Abnormal pulse exam following fracture reduction necessitates further evaluation with ankle brachial indices (ABI) and/or computed tomography angiogram to diagnose vascular injury.
Assess for neurologic deficit.
Limbs with open fractures can still develop compartment syndrome.
Soft tissue assessment:
Careful evaluation of all wounds and abrasions in fractured limbs is done for making the diagnosis of an open fracture. Be aware that the wound may be at some distance from the fracture location as the bone may have displaced during the injury.
Evaluate degree of contamination, wound size, and potential need for soft tissue reconstruction (rotational flap, free tissue transfer). High level of contamination may warrant more urgent operative debridement.
Entrapped tendons may prevent joint or fracture reduction.

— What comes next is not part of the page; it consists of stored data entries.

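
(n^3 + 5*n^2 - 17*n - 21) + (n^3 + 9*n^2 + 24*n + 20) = 2*n^3 + 14*n^2 + 7*n - 1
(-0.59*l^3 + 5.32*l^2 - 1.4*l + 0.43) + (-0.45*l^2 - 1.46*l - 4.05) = -0.59*l^3 + 4.87*l^2 - 2.86*l - 3.62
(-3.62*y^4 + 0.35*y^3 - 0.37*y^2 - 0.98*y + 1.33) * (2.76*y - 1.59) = -9.9912*y^5 + 6.7218*y^4 - 1.5777*y^3 - 2.1165*y^2 + 5.229*y - 2.1147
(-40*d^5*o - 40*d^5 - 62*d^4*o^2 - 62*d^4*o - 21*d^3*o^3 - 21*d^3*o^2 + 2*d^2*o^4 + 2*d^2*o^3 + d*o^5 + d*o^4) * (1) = -40*d^5*o - 40*d^5 - 62*d^4*o^2 - 62*d^4*o - 21*d^3*o^3 - 21*d^3*o^2 + 2*d^2*o^4 + 2*d^2*o^3 + d*o^5 + d*o^4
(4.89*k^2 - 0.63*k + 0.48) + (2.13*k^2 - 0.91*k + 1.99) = 7.02*k^2 - 1.54*k + 2.47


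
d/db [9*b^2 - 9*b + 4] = 18*b - 9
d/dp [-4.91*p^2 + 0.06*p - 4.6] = 0.06 - 9.82*p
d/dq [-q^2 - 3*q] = -2*q - 3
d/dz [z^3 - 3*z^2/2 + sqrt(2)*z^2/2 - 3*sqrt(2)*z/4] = 3*z^2 - 3*z + sqrt(2)*z - 3*sqrt(2)/4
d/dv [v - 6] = 1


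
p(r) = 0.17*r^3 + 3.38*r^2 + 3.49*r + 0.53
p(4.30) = 91.55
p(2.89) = 42.95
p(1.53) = 14.39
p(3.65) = 66.57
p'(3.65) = 34.96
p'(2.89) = 27.29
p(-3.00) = 15.89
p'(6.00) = 62.41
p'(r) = 0.51*r^2 + 6.76*r + 3.49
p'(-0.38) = 0.99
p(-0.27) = -0.17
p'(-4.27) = -16.08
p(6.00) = 179.87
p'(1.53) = 15.03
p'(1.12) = 11.70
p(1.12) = 8.92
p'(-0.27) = 1.70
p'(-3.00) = -12.20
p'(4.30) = 41.99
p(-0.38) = -0.32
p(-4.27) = 34.02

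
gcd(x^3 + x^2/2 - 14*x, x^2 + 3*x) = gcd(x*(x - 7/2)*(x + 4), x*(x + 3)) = x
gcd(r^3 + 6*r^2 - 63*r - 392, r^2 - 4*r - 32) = r - 8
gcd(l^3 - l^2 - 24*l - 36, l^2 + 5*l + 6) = l^2 + 5*l + 6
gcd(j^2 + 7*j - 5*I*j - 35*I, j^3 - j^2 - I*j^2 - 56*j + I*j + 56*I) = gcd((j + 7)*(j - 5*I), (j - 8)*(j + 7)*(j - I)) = j + 7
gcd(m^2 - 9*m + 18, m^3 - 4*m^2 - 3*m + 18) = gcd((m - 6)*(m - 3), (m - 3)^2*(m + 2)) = m - 3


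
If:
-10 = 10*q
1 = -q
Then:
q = -1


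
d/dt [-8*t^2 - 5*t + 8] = -16*t - 5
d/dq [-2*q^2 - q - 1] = -4*q - 1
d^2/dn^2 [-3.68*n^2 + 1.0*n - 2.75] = -7.36000000000000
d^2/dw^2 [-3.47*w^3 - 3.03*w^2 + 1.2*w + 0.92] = -20.82*w - 6.06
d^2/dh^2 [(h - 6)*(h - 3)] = 2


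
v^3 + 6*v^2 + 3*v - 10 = (v - 1)*(v + 2)*(v + 5)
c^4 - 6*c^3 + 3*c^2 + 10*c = c*(c - 5)*(c - 2)*(c + 1)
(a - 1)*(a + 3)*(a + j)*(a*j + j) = a^4*j + a^3*j^2 + 3*a^3*j + 3*a^2*j^2 - a^2*j - a*j^2 - 3*a*j - 3*j^2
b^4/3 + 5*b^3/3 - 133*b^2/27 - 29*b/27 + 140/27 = (b/3 + 1/3)*(b - 5/3)*(b - 4/3)*(b + 7)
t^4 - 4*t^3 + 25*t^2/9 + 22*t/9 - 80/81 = (t - 8/3)*(t - 5/3)*(t - 1/3)*(t + 2/3)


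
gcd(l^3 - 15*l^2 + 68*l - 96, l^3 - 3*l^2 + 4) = 1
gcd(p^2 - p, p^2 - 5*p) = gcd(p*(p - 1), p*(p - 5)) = p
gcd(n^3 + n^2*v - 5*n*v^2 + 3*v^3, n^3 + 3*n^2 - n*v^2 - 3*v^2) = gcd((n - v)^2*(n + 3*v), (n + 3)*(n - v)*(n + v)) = -n + v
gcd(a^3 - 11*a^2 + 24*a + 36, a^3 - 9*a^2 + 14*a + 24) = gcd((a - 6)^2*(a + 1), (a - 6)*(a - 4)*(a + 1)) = a^2 - 5*a - 6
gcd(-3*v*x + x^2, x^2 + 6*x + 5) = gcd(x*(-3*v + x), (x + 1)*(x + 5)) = 1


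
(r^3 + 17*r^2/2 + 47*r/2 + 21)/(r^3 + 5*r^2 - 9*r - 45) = (r^2 + 11*r/2 + 7)/(r^2 + 2*r - 15)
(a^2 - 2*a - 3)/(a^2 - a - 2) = (a - 3)/(a - 2)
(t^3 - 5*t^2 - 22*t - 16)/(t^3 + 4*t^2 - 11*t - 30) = (t^2 - 7*t - 8)/(t^2 + 2*t - 15)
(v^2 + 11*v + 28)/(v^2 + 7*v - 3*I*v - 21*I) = (v + 4)/(v - 3*I)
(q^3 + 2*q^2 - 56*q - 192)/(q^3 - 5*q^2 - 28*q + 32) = (q + 6)/(q - 1)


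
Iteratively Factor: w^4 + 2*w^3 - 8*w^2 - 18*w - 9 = (w + 1)*(w^3 + w^2 - 9*w - 9) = (w - 3)*(w + 1)*(w^2 + 4*w + 3) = (w - 3)*(w + 1)*(w + 3)*(w + 1)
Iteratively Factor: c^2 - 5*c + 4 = (c - 4)*(c - 1)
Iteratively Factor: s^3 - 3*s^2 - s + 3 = (s - 3)*(s^2 - 1) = (s - 3)*(s + 1)*(s - 1)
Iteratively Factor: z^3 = (z)*(z^2) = z^2*(z)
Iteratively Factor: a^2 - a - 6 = (a + 2)*(a - 3)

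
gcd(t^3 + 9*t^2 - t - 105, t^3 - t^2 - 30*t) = t + 5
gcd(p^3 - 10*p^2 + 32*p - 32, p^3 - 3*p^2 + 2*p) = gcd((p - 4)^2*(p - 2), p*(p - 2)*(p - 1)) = p - 2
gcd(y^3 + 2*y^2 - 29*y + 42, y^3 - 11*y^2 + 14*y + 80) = 1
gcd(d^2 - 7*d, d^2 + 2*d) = d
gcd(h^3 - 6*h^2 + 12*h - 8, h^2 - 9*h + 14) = h - 2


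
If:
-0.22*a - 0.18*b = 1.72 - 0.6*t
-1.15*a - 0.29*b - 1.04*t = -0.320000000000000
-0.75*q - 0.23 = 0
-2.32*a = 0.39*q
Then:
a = 0.05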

Completely devitalized bone should be removed, unless it contains articular cartilage.
Sterile gauze should be applied to open wound either alone or with antiseptic solution. Consider packing wound with mild compression to control bleeding when clinically warranted.
Role of antibiotic treatment
There is level 1 evidence to support that antibiotic treatment prior to the operation has a protective effect against early infection compared to no antibiotics or placebo.
Antibiotics should be started as soon after injury as possible.
Weak evidence to support the best type of antibiotic to be administered, but consensus opinion is an intravenous administration of first-generation cephalosporin for all open fractures. Local differences or protocols may exist at trauma centers.
Gentamicin or equivalent is frequently supplemented for more contaminated injuries to give additional coverage against gram-negative bacteria.
Aminoglycosides carry an increased risk of nephrotoxicity in trauma patients.
Consider adding penicillin G or equivalent for gross contamination (fecal/soil/marine) for additional anaerobic bacterial coverage.
Clindamycin is an alternative to cephalosporin treatment in penicillin-allergic patients.
Piperacillin/tazobactam are acceptable alternative to cefazolin and gentamicin.
No consensus on length of antibiotic treatment warranted for therapeutic benefit. Many centers recommend 24 to 48 hours of treatment after each debridement until definitive soft-tissue closure or coverage.
Radiographic evaluation
X-rays should be performed primarily to assess the extent of osseous injury and guide the appropriate immobilization needed to stabilize the injury.
Consider CT imaging if further bone detail is warranted prior to surgical intervention.